Elles ponctuent mes traversées champêtres comme autant d'ilots de paix hors
du temps, loin de tout, proches de mes semelles. Avec ces flots crépusculaires,
je me sens profondément ancré dans mon univers de vagabond.
Au bord de ces cloaques, à mes yeux aussi beaux que des oasis, je me repose
en pensant à mes fabuleux voyages à travers le canton. Ces surfaces troubles
entourées de verdure constituent mes refuges intimes et chaleureux au coeur de
la campagne.
Elles incarnent à la perfection les trous ultimes du bout du monde. Elles
personnifient la modestie du bonheur étriqué à portée de mes bottes, la
proximité immédiate d'un ciel fait de fange et de crapauds.
Leur visage, brouillé mais authentique, est formé par le croisement de la
boue qui s'y dépose et de l'azur qui s'y reflète.
Elles symbolisent la dualité de la Création : en leur sein la misère
débouche sur la gloire et l'insignifiance y côtoie le sublime. Des têtards y
naissent et des légendes en jaillissent. Parfois des têtes y plongent et n'en
ressortent jamais. Des rêves y meurent et des flammes s'en échappent. La
puanteur qui y remonte se mêle aux parfums des fleurs éparpillées tout
autour.
Pourriture et lumière y jouent ensemble un théâtre de mille couleurs
changeantes.
Elles chantent sous les nuages ou pleurent dans le soir, sèchent sous le
soleil ou gonflent sous les pluies, moisissent à l'automne ou blanchissent en
hiver.
Ces flaques sombres, souvent suspectes, sont les miroirs des grandes et
petites choses : le matin en me levant j'y vois apparaître ma trogne, la nuit le
firmament. La première effraie, le second émerveille. L'une est burinée, l'autre
illuminé.
Il y a dans ces parcelles d'eau croupissante assez de place pour y loger à
la fois tout l'horizon de ma face de rat et tout l'infini stellaire.

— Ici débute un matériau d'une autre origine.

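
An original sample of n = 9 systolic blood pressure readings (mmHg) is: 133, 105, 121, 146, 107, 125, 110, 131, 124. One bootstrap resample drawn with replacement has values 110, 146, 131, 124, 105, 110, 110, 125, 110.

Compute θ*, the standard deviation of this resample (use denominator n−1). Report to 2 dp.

θ* = 13.48

Mean = 119.0000; sum of squared deviations = 1454.0000
s² = 1454.0000 / 8 = 181.7500
s = √181.7500 = 13.48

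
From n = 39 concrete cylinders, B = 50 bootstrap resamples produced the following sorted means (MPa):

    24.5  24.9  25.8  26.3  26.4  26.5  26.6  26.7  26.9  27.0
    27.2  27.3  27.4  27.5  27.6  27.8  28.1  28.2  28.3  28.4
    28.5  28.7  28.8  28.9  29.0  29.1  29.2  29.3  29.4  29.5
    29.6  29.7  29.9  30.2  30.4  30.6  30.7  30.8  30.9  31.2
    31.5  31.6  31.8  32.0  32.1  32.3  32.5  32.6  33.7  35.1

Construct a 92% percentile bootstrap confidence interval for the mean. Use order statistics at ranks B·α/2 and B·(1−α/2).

α = 0.08; lower rank = 50 × 0.040 = 2; upper rank = 50 × 0.960 = 48.
The 2nd smallest replicate is 24.9; the 48th is 32.6.

(24.9, 32.6)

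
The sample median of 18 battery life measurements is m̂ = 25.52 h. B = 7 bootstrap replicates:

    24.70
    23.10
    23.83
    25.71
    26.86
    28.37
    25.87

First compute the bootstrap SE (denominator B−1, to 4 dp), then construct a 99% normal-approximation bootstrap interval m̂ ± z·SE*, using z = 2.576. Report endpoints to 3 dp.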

Là, l'homme et les nues croisent leurs regards, le profane et le divin se
touchent. D'autant plus idéalement que l'onde y est bien noire.
L'obscurité de ces fluides stagnants accentue les différences, mettant
merveilleusement en valeur ce qui ordinairement est caché, révélant ce qu'on ne
perçoit pas en plein jour.
Ces bassins dans lesquels se vautrent les batraciens et pataugent les
canards sont en réalité des sommets où se rencontrent les immensités.